Hubo un tenso silencio entre las dos mujeres que se alargó unos momentos, parecía que estuviesen evaluando la situación al otro lado de la pantalla de Aedeon.
-Sabemos que se sale del protocolo, pero a situaciones excepcionales medidas excepcionales -habló la mujer de la pantalla-. Debemos de solucionar lo que ocurre en la Central así que déjalo todo allí este momento y vuelve ahora, es una orden. Se trata de una decisión del Consejo.
-De acuerdo, así lo haré -respondió secamente Aedeon.
La conexión entre las dos se cortó.
Aedeon se quedó unos momentos mirando la pantalla, se encontraba furiosa. Aún así acató lo que la mandaban, ya habrá tiempo de pedir explicaciones. Levantándose del asiento se dirigió a uno de los cajones de la sala de su domicilio de dónde sacó una especie de tableta electrónica.
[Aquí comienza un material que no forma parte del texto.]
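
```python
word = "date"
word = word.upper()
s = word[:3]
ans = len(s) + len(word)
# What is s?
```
Trace:
  word='date'
  word='DATE'
  word='DATE', s='DAT'
  word='DATE', s='DAT', ans=7

Final answer: 'DAT'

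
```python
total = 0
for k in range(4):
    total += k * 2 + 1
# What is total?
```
Trace:
  total=0
  total=1, k=0
  total=4, k=1
  total=9, k=2
  total=16, k=3

Final answer: 16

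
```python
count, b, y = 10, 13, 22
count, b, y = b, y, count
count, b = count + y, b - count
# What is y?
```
Trace:
  count=10, b=13, y=22
  count=13, b=22, y=10
  count=23, b=9, y=10

Final answer: 10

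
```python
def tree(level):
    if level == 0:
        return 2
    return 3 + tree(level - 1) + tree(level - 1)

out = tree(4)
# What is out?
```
Call trace (a repeated sub-call is expanded the first time; later identical calls just restate its return value):
tree(level=4)
  tree(level=3)
    tree(level=2)
      tree(level=1)
        tree(level=0)
        -> return 2
        tree(level=0)
        -> return 2
      -> return 7
      tree(level=1) -> return 7  (same call as traced above)
    -> return 17
    tree(level=2) -> return 17  (same call as traced above)
  -> return 37
  tree(level=3) -> return 37  (same call as traced above)
-> return 77

Final answer: 77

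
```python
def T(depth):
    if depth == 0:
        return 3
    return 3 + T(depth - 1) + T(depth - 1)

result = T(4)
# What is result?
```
Call trace (a repeated sub-call is expanded the first time; later identical calls just restate its return value):
T(depth=4)
  T(depth=3)
    T(depth=2)
      T(depth=1)
        T(depth=0)
        -> return 3
        T(depth=0)
        -> return 3
      -> return 9
      T(depth=1) -> return 9  (same call as traced above)
    -> return 21
    T(depth=2) -> return 21  (same call as traced above)
  -> return 45
  T(depth=3) -> return 45  (same call as traced above)
-> return 93

Final answer: 93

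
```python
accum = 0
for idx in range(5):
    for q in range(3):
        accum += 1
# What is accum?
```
Trace:
  accum=0
  accum=1, idx=0, q=0
  accum=2, idx=0, q=1
  accum=3, idx=0, q=2
  accum=4, idx=1, q=0
  accum=5, idx=1, q=1
  accum=6, idx=1, q=2
  accum=7, idx=2, q=0
  accum=8, idx=2, q=1
  accum=9, idx=2, q=2
  accum=10, idx=3, q=0
  accum=11, idx=3, q=1
  accum=12, idx=3, q=2
  accum=13, idx=4, q=0
  accum=14, idx=4, q=1
  accum=15, idx=4, q=2

Final answer: 15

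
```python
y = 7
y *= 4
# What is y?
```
Trace:
  y=7
  y=28

Final answer: 28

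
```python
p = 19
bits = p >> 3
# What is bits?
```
Trace:
  p=19
  p=19, bits=2

Final answer: 2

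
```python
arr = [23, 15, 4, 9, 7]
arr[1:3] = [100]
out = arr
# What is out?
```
Trace:
  arr=[23, 15, 4, 9, 7]
  arr=[23, 100, 9, 7]
  arr=[23, 100, 9, 7], out=[23, 100, 9, 7]

Final answer: [23, 100, 9, 7]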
Después se dirigió a otra de las habitaciones dónde se encontraba un espejo similar al que tenía Antonio. Tecleó en la tableta unas órdenes activándose momentos después el espejo, se colocó delante del espejo, y desapareció instantáneamente después de un resplandor blanco brillante sordo. Para un observador fuera del alcance del transportador que hubiera observado el movimiento le habría parecido que la persona había sido engullida por el espejo. Después de todo ésto el espejo se quedó opaco, ya no devolvía ningún reflejo. Otro espejo había sido neutralizado.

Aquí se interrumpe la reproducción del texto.